Now it remains to solve the issue of obtaining a session and fixing it. It was not possible to obtain a regular reverse shell due to network-level restrictions. Therefore, we turned to our well-known colleague and comrade for help @s0i37. Very the article was useful about methods of transferring files via DNS, as well as the client-server itself for DNS shell.

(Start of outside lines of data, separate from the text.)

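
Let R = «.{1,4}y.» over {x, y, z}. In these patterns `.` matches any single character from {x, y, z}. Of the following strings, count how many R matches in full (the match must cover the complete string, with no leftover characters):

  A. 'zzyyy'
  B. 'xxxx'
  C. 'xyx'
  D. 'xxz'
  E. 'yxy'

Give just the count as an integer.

2

A → match
B → no match
C → match
D → no match
E → no match
Total matched: 2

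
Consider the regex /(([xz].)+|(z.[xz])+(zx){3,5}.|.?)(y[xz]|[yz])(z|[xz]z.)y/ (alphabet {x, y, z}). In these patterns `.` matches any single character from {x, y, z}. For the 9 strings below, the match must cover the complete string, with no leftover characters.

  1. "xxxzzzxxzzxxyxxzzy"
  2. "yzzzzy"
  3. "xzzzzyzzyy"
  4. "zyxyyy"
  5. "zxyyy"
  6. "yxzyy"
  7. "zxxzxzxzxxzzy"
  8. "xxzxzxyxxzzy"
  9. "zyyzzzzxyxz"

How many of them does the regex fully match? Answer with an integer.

5

1 → match
2 → match
3 → no match
4 → no match
5 → no match
6 → match
7 → match
8 → match
9 → no match — must end with "y"
Total matched: 5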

It remains to be seen how we can convey .vbs client to web server. After some thought, we came to the conclusion that we only have one option – encode .vbs-script in base64 and line by line transfer to a file via Burp Intruder. Then, using certutil, we decode the file and get a working DNS client.

This is roughly what the line-by-line file transfer looked like:

And this is how we decode the DNS client file on the server side:

A session was obtained using DNS shell. On the advice of our infrastructure engineers, we checked network access from the compromised machine to the DC and found that SMB communication was allowed:

All that's left to do is to perform a local privilege escalation and hand over the machine to fellow internal infrastructure testing specialists.

In local elevation, we will be helped by the enabled SeImpersonatePrivilege, we take an exploit from the “potato” family or PrintSpoofer, we increase our privileges and pass the machine to our colleagues.

Conclusion

List of vulnerabilities in the chain:

1. Using dictionary passwords

2. Insecure storage of passwords

3. Error-based SQL injection

4. Enabled SeImpersonatePriveleges privilege for the service account

This is what the complete perimeter “breakthrough” scheme looks like:

What lessons can be learned from this case?

First of all, dictionary passwords should not be allowed, so it is necessary not only to implement password policies, but also to monitor their compliance.

It is also obvious that storing passwords in plaintext, much less in page markup, is a bad idea. Also, remember to use parameterized queries to avoid SQL injections.

Finally, the last links in the chain show how important it is to disable account privileges if they are not necessary – in particular privileges like SeImpersonate Privilege.

Author: Semyon Tumashev, security analysis specialist at the Central Security Service.